Philip Green, the billionaire entrepreneur bidding to take over Marks & Spencer, yesterday dismissed as irrelevant suggestions that he might have to pay £785m a year for three years into the company's pension fund if he succeeds.

He said: "Pension contributions have to be agreed with the board, and if I win the board will be different from what it is today. Pension trustees have got no divine right. It's got to be negotiated, and I find if I am negotiating with myself I generally come out all right."

On Saturday, the M&S board, led by Stuart Rose, said it had asked the trustees of its pension scheme about "the possible impact on the pension fund of a deterioration in the creditworthiness of the employer group."

In a statement, the Trustees said they would be concerned "as to any material weakening of the company's covenant and have said that, in such circumstances, they would be bound to consider the adoption of a more conservative investment strategy, involving a significant shift into bonds. The Trustees have stated that if they were to decide to change the investment strategy, they would seek to agree with the Company any consequent change in funding arrangements".
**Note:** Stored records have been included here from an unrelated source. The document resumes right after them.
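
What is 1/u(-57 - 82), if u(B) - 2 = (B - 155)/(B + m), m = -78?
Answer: 31/104 ≈ 0.29808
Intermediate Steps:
u(B) = 2 + (-155 + B)/(-78 + B) (u(B) = 2 + (B - 155)/(B - 78) = 2 + (-155 + B)/(-78 + B))
1/u(-57 - 82) = 1/((-311 + 3*(-57 - 82))/(-78 + (-57 - 82))) = 1/((-311 + 3*(-139))/(-78 - 139)) = 1/((-311 - 417)/(-217)) = 1/(-1/217*(-728)) = 1/(104/31) = 31/104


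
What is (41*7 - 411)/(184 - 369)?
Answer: 124/185 ≈ 0.67027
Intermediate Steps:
(41*7 - 411)/(184 - 369) = (287 - 411)/(-185) = -124*(-1/185) = 124/185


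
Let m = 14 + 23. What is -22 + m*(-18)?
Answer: -688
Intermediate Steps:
m = 37
-22 + m*(-18) = -22 + 37*(-18) = -22 - 666 = -688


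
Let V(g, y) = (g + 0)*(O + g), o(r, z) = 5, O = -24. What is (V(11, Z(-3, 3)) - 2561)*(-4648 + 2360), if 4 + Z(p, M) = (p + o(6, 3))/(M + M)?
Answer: 6186752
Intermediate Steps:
Z(p, M) = -4 + (5 + p)/(2*M) (Z(p, M) = -4 + (p + 5)/(M + M) = -4 + (5 + p)/((2*M)) = -4 + (5 + p)*(1/(2*M)) = -4 + (5 + p)/(2*M))
V(g, y) = g*(-24 + g) (V(g, y) = (g + 0)*(-24 + g) = g*(-24 + g))
(V(11, Z(-3, 3)) - 2561)*(-4648 + 2360) = (11*(-24 + 11) - 2561)*(-4648 + 2360) = (11*(-13) - 2561)*(-2288) = (-143 - 2561)*(-2288) = -2704*(-2288) = 6186752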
The £785m figure was arrived at on the assumption of moving the fund 100 per cent into gilts, compared with the present split of 40 per cent in bonds of different grades and 60 per cent in equities. An M&S source conceded that £785m was "an extreme scenario", and part of a spectrum of possibilities that could be hypothetically considered.

This is the latest round in the contest between Mr Green and Mr Rose, who were until recently working colleagues and personal friends.

But Mr Green refused to align himself with reports that he had the support of shareholders owning nearly a third of M&S shares after his proposal last week to make an offer worth 400p a share, or £9.1bn. This is described as "final", which under the City Takeover Code means Mr Green cannot increase it for a year unless a rival bidder emerges. The Takeover Panel has given Mr Green until 6 August to issue a formal offer, as opposed to the informal indications to which he has confined himself up to now.

Everyone is awaiting a strategy review, expected from Mr Rose today, in which he will put forward plans for reviving the group and returning money to shareholders. Sources close to the company said the amount to be returned would be between 75p and 100p a share, suggesting that 100p or £2.27bn would be the very most which Mr Rose would come up with. A round £2bn, equal to just under 90p a share, seems more likely, which should have the effect of increasing earnings per share.

Mr Green said yesterday: "Luc Vandevelde [the chairman until May] tried that, and where did that get him?"

M&S made no comment yesterday on the shape of Mr Rose's review, but stock market analysts believe he will provide more stylish fashions aimed at the core audience of over 35-year-old customers and scrap the Per Una Due clothing range aimed at teenagers. Food will be simplified and the Simply Food chain of standalone grocery stores is expected to be trimmed back. The group's latest flirtation with furnishings will be scrapped.

Observers also predict that Mr Rose will hammer out tougher deals with suppliers. He has already squeezed an extra £100m in discounts, but analysts believe that up to another £300m could be sliced off costs.

The company's property portfolio, which includes freeholds and long leaseholds on the bulk of its 300 UK stores, could rate a value of £3.5bn compared with the current balance sheet's £2.2bn, a figure dating back to 1988.

M&S shares closed on Friday at 368p. The company's 350,000 individual shareholders will have a chance to question Mr Rose about his strategy at their annual meeting on Wednesday.